In the immediate future, Graner said officials will look to make a number of changes, including standardizing a visitor sign-in procedure across the school district, issuing new badges to faculty and staff and collecting old ones, providing substitute teachers and volunteers with badges, reviewing emergency drill and lockdown procedures with the town's public safety departments and replacing aging security cameras in place.

The school district's insurance company, in conjunction with a state police consultant, town police, town fire departments and the mayor's office, will be creating a comprehensive building security assessment to identify any issues with the schools. Graner said he will also conduct a survey of staff, students and parents to solicit feedback that will be reported to the town's school security committee.

Graner also said he has discussed the possibility of the state's reinstating funds for school resource officers. The Ledyard school district does not have such an officer in its schools now.

One larger project Kilpatrick said is already under way will install interior locks on all classroom doors, which all lock from the outside. During a lockdown procedure, teachers now have to walk out into the hallway and lock the doors from the outside before returning inside the classrooms and shutting the doors.

Until all new interior locks are installed, Graner said teachers will now be required to lock their doors from the outside and keep them open; that way, during a lockdown procedure, teachers can simply close the door without going out into the hallway.

Lt.
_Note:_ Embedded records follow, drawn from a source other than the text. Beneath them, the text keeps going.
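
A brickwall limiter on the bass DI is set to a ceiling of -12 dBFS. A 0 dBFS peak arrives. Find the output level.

A brickwall limiter is an ∞:1 compressor: any input above the ceiling is clamped to -12 dBFS.

-12 dBFS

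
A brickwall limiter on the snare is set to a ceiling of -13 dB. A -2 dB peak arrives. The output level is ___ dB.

The limiter clamps the peak to its -13 dB ceiling.

-13 dB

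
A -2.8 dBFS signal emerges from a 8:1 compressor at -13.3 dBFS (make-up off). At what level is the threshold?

-14.8 dBFS

Input is 12 dB above T (since output overshoot × R = input overshoot: (-13.3 − T)·8 = -2.8 − T gives T = -14.8 dBFS).
Check: -14.8 + (-2.8 − (-14.8))/8 = -14.8 + 1.5 = -13.3 dBFS. ✓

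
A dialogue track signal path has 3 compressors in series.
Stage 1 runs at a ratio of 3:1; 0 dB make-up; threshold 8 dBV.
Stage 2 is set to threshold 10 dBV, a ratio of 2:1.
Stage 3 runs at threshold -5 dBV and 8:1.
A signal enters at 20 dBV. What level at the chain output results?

-3 dBV

Stage 1: 20 dBV is 12 dB over 8 dBV; at 3:1 that becomes 4 dB over, giving 12 dBV.
Stage 2: 12 dBV is 2 dB over 10 dBV; at 2:1 that becomes 1 dB over, giving 11 dBV.
Stage 3: 16 dB above -5 dBV, reduced 8:1 to 2 dB above → -3 dBV.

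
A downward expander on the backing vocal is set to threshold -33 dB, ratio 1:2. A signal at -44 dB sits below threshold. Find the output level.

-55 dB

Undershoot = (-33) − (-44) = 11 dB.
At 1:2, that expands to 22 dB under threshold.
Output = -33 − 22 = -55 dB.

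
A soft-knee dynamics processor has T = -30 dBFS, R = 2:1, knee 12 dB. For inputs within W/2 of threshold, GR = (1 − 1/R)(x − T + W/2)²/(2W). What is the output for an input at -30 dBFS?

-30.75 dBFS

x − T + W/2 = -30 − (-30) + 6 = 6.
GR = (1 − 1/2) × 6² / 24 = 0.5 × 36 / 24 = 0.75 dB.
Output = -30 − 0.75 = -30.75 dBFS.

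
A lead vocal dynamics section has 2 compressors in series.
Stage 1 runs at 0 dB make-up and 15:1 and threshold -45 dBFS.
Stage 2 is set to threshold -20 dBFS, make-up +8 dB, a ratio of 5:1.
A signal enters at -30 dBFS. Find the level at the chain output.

Stage 1: overshoot 15 dB → 15/15 = 1 dB → -44 dBFS.
Stage 2: -44 dBFS is at or below the -20 dBFS threshold — no compression; make-up brings it to -36 dBFS.

-36 dBFS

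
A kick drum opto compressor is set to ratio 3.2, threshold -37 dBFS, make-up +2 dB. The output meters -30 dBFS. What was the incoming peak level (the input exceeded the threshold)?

-21 dBFS

Stripping the +2 dB make-up gives -32 dBFS at the gain stage.
That's 5 dB above the -37 dBFS threshold.
Undo the ratio: input overshoot = 5 × 3.2 = 16 dB, giving input = -21 dBFS.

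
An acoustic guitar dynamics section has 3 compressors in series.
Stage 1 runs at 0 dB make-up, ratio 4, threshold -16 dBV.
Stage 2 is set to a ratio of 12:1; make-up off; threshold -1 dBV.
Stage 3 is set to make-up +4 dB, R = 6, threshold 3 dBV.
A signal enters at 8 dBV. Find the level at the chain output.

Stage 1: overshoot 24 dB → 24/4 = 6 dB → -10 dBV.
Stage 2: below threshold (-10 ≤ -1); passes unchanged; output -10 dBV.
Stage 3: -10 dBV ≤ 3 dBV, so stage 3 doesn't engage; make-up brings it to -6 dBV.

-6 dBV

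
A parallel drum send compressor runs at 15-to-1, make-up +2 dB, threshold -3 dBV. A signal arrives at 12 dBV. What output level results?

The input is 15 dB above the -3 dBV threshold.
15:1 compression reduces that to 15/15 = 1 dB over.
That puts the output at -2 dBV; make-up adds 2 dB, giving 0 dBV.

0 dBV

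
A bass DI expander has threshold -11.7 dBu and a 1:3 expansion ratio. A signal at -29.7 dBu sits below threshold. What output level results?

Undershoot = (-11.7) − (-29.7) = 18 dB.
At 1:3, that expands to 54 dB under threshold.
Output = -11.7 − 54 = -65.7 dBu.

-65.7 dBu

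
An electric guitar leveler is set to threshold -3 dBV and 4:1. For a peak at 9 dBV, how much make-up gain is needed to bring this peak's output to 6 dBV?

Overshoot 12 dB → 12/4 = 3 dB after compression, so the compressed level is -3 + 3 = 0 dBV.
Make-up = target − compressed = 6 − 0 = 6 dB.

6 dB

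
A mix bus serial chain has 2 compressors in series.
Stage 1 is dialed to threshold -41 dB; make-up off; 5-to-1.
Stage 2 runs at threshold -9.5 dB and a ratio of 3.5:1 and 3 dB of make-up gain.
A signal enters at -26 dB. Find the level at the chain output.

Stage 1: overshoot 15 dB → 15/5 = 3 dB → -38 dB.
Stage 2: below threshold (-38 ≤ -9.5); passes unchanged; make-up brings it to -35 dB.

-35 dB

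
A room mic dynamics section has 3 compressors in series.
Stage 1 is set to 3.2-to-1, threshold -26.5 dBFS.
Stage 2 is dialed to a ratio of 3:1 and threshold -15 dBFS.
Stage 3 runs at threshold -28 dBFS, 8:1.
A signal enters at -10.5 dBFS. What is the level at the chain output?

-27.1875 dBFS

Stage 1: 16 dB above -26.5 dBFS, reduced 3.2:1 to 5 dB above → -21.5 dBFS.
Stage 2: below threshold (-21.5 ≤ -15); passes unchanged; output -21.5 dBFS.
Stage 3: -21.5 dBFS is 6.5 dB over -28 dBFS; at 8:1 that becomes 0.8125 dB over, giving -27.1875 dBFS.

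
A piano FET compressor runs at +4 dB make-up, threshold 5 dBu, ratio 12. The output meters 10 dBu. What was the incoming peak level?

Before make-up, the level was 10 − 4 = 6 dBu.
Post-compression overshoot = 6 − 5 = 1 dB.
Input overshoot = R × output overshoot = 12 dB → input = 5 + 12 = 17 dBu.

17 dBu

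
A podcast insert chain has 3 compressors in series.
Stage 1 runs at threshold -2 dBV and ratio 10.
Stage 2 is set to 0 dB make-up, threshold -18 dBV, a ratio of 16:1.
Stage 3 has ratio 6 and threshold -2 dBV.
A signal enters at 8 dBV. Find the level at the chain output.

Stage 1: overshoot 10 dB → 10/10 = 1 dB → -1 dBV.
Stage 2: 17 dB above -18 dBV, reduced 16:1 to 1.0625 dB above → -16.9375 dBV.
Stage 3: below threshold (-16.9375 ≤ -2); passes unchanged; output -16.9375 dBV.

-16.9375 dBV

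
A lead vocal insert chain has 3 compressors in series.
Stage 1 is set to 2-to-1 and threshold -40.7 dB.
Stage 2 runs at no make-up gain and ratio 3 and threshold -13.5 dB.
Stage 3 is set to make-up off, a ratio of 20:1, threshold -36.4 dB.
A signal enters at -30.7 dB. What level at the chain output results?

Stage 1: overshoot 10 dB → 10/2 = 5 dB → -35.7 dB.
Stage 2: below threshold (-35.7 ≤ -13.5); passes unchanged; output -35.7 dB.
Stage 3: -35.7 dB is 0.7 dB over -36.4 dB; at 20:1 that becomes 0.035 dB over, giving -36.365 dB.

-36.365 dB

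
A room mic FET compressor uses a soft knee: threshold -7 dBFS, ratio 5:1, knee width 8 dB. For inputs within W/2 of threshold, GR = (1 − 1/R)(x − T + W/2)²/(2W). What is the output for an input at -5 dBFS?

-6.8 dBFS

x − T + W/2 = -5 − (-7) + 4 = 6.
GR = (1 − 1/5) × 6² / 16 = 0.8 × 36 / 16 = 1.8 dB.
Output = -5 − 1.8 = -6.8 dBFS.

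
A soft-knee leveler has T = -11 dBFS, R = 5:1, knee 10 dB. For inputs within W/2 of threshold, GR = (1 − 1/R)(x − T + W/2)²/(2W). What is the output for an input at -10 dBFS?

-11.44 dBFS

x − T + W/2 = -10 − (-11) + 5 = 6.
GR = (1 − 1/5) × 6² / 20 = 0.8 × 36 / 20 = 1.44 dB.
Output = -10 − 1.44 = -11.44 dBFS.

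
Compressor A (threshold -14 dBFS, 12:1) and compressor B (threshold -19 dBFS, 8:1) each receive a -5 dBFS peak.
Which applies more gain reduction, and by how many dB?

A: 9 dB over, compressed to 0.75 dB over, so 8.25 dB of GR.
B: 14 dB over, compressed to 1.75 dB over, so 12.25 dB of GR.
Difference: 4 dB in favour of B.

B, by 4 dB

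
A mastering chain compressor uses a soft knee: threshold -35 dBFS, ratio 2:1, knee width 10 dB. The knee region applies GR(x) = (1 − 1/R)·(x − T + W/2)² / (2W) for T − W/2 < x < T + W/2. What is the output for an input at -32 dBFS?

x − T + W/2 = -32 − (-35) + 5 = 8.
GR = (1 − 1/2) × 8² / 20 = 0.5 × 64 / 20 = 1.6 dB.
Output = -32 − 1.6 = -33.6 dBFS.

-33.6 dBFS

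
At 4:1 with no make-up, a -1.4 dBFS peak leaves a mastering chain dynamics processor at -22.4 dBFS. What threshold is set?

Gain reduction = -1.4 − (-22.4) = 21 dB; output overshoot = GR / (R − 1) = 21 / 3 = 7 dB.
Threshold = output − output overshoot = -22.4 − 7 = -29.4 dBFS.

-29.4 dBFS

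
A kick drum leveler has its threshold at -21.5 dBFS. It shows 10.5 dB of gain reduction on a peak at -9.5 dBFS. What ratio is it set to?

Input overshoot = -9.5 − (-21.5) = 12 dB.
Output overshoot = 12 − 10.5 = 1.5 dB.
Ratio = input overshoot / output overshoot = 12 / 1.5 = 8.

8:1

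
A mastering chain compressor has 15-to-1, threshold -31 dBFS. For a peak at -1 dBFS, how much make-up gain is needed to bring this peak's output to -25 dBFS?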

Finkelstein said the police department will be standardizing the materials available in police vehicles in town, including providing school floor plans and security procedures to officers.

About halfway through the presentation, Ledyard Middle School Principal Greg Keith led a tour of the middle school for interested parents. The middle school, which was built in the early 1970s, uses an outdated model of clustered, open classrooms with no interior walls, which has proved not only disruptive to classroom learning but also poses a safety hazard: Any lockdown procedure still gives an intruder access to about 80 percent of the students in the school, with no walls or doors in the way.

Many were already familiar with this layout, but others expressed shock and concern for their children's safety.

Graner explained afterward that a renovation plan for the middle school has been in the works for the past year - one that would, among other updates, build traditional four-walled classrooms within the existing structure of the school.

In the meantime, Keith said the school does not hold lockdown drills in order to avoid reminding students in those classrooms that there is no safe place to hide there.

"I think this building is a huge security flaw for us, and we need to address it," Graner said.

Graner said the renovation proposal should be ready in time for the May town budget referendum, and would then go to the state legislature, which could take up to a year to approve the project. It would take several years after that for the project to be completed, he said.

While some praised Graner for the steps taken so far, several parents complained that he had not provided enough specifics. One called the presentation "wishy-washy."

Others referred to an incident that occurred the week after the Sandy Hook shooting in which a bullet was found on the floor of a fourth-grade classroom at Ledyard Center School. Graner neglected to inform parents of the incident, which is still under investigation, until several days after it took place.

Graner said principals from all of Ledyard's schools will be updating parents on their individual security procedures, and a letter will be sent home to parents addressing all the points brought up at Thursday night's presentation.